Ergotamine preparations have long been the agents of choice in the abortive therapy of migraine. They are classified as vasoconstrictors and are understood to specifically counteract the vaso-dilatation which accompanied attacks. Ergotamines may be delivered by any of several routes including oral sublingual, rectal, and pyrantel but must be used early in the course of an attack in order to be efficacious. Nausea may be exacerbated or produced by the use of ergot preparations and hence the rectal suppository is often the most effective non-pyrantel preparation. Caffeine may be combined with the ergot preparation and is believed to act synergistically. Ergotamine preparation should never be repeated on the second or third day of a migraine attack and repeated use of an ergotamine may produce symptoms of toxicity. These agents should be avoided in the elderly and during pregnancy. An alternative to an ergotamine preparation is a combination agent containing isometheptene mucatate, dichloralphenazone, and acetaminophen (Midrin ®).
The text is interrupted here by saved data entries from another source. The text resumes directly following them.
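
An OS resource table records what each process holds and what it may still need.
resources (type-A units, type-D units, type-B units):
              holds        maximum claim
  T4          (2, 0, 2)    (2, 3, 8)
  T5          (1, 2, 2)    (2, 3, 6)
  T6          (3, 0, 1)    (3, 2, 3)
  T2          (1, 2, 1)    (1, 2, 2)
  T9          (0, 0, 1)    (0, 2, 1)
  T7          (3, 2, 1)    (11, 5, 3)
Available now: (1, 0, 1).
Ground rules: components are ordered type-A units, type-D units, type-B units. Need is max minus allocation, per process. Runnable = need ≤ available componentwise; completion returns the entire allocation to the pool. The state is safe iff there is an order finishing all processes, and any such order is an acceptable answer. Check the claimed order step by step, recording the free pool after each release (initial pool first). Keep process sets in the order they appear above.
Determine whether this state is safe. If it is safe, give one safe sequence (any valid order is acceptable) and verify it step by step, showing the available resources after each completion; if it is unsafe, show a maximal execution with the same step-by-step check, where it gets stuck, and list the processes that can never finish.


SAFE, for example via the order T2, T6, T9, T5, T4, T7.
Key observation: the order's first zero-slack moment is T2 ((0, 0, 1) needed, (1, 0, 1) free — a requested resource with nothing to spare).
Walking it through:
  pool = (1, 0, 1)
  T2 needs (0, 0, 1) <= (1, 0, 1) -> finishes; pool += (1, 2, 1) = (2, 2, 2)
  T6 needs (0, 2, 2) <= (2, 2, 2) -> finishes; pool += (3, 0, 1) = (5, 2, 3)
  T9 needs (0, 2, 0) <= (5, 2, 3) -> finishes; pool += (0, 0, 1) = (5, 2, 4)
  T5 needs (1, 1, 4) <= (5, 2, 4) -> finishes; pool += (1, 2, 2) = (6, 4, 6)
  T4 needs (0, 3, 6) <= (6, 4, 6) -> finishes; pool += (2, 0, 2) = (8, 4, 8)
  T7 needs (8, 3, 2) <= (8, 4, 8) -> finishes; pool += (3, 2, 1) = (11, 6, 9)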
The advent of the triptans has greatly expanded options with regard to abortive therapy of migraine. The first agent in this category was sumatriptan, (Imitrex ®). This drug was first introduced in this country as a subcutaneous injection and was followed thereafter by an oral form, i.e. tablet 25 and 50 mg. each, and most recently by a nasal spray. This was followed later by zolmitriptan, (Zomig ®) which is available in a 2.5 and 5 mg. tablet and most recently naratriptan HCL (Amerge ®) as a 2.5 mg. tablet. The triptans have demonstrated efficacy in the majority of patients treated though the headache may recur as soon as a few hours following effective treatment and for this reason longer acting triptans have been underdevelopment with naratriptan being the first to reach the market.The triptans are serotonin receptor agonists and because of their vasoconstrictor properties they must be avoided in patients with established or suspected coronary artery disease.

Dihydroergotamine mesylate, (Migranal ®) is another new preparation which is being utilized in the abortive therapy of migraine attacks with a great deal of success. This drug is formulated as a nasal spray and whereas dihydroergotamine has been utilized in the past it was available only for pyrental or intramuscular administration. This form of the drug can be utilized by patients themselves and is gaining acceptance rapidly.

The prophylactic therapy of migraine has seen a wide variety of agents utilized, perhaps one of the most widely used being that of the beta adrenergic blocker Propranolol which is still considered a drug of choice for this indication. This drug, however, is contraindicated in patients with concurrent asthma. Alternatively a cardioselective beta blocker such as Metoprolol or Atenolol may be utilized.

Calcium channel blockers are known to inhibit arterial vasospasm and to block platelet serotonin release and aggregation. Verapamil is an example of this category of drug and is widely utilized in the prophylaxis of migraine. Of the calcium channel blockers, nimodipine (Nimotop ®) has the greatest selectivity for the cerebral vasculature but is approved only for management of vasospasm accompanying subarachnoid hemorrhage. Clonidine, an alpha agonist, has also demonstrated efficacy with regard to prophylaxis in the management of migraine. Cyproheptadine (Periactin ®) has been utilized successfully in the treatment of childhood migraine. Finally the tricyclic antidepressants also have been utilized for this Purpose though the tolerability of these drugs may vary widely from one individual to another. The most recent drug to be approved for the use of migraine prophylaxis is divalproex sodium (Depakote ®). This drug has been widely utilized over many years as an anticonvulsant but only recently came to be recognized as having efficacy with regard to migraine prophylaxis. This array of pharmacologic agents both for the abortive therapy and prophylaxis of migraine attacks offers numerous options for the clinician to choose from and hence to tailor treatment to the needs of each individual migraine sufferer.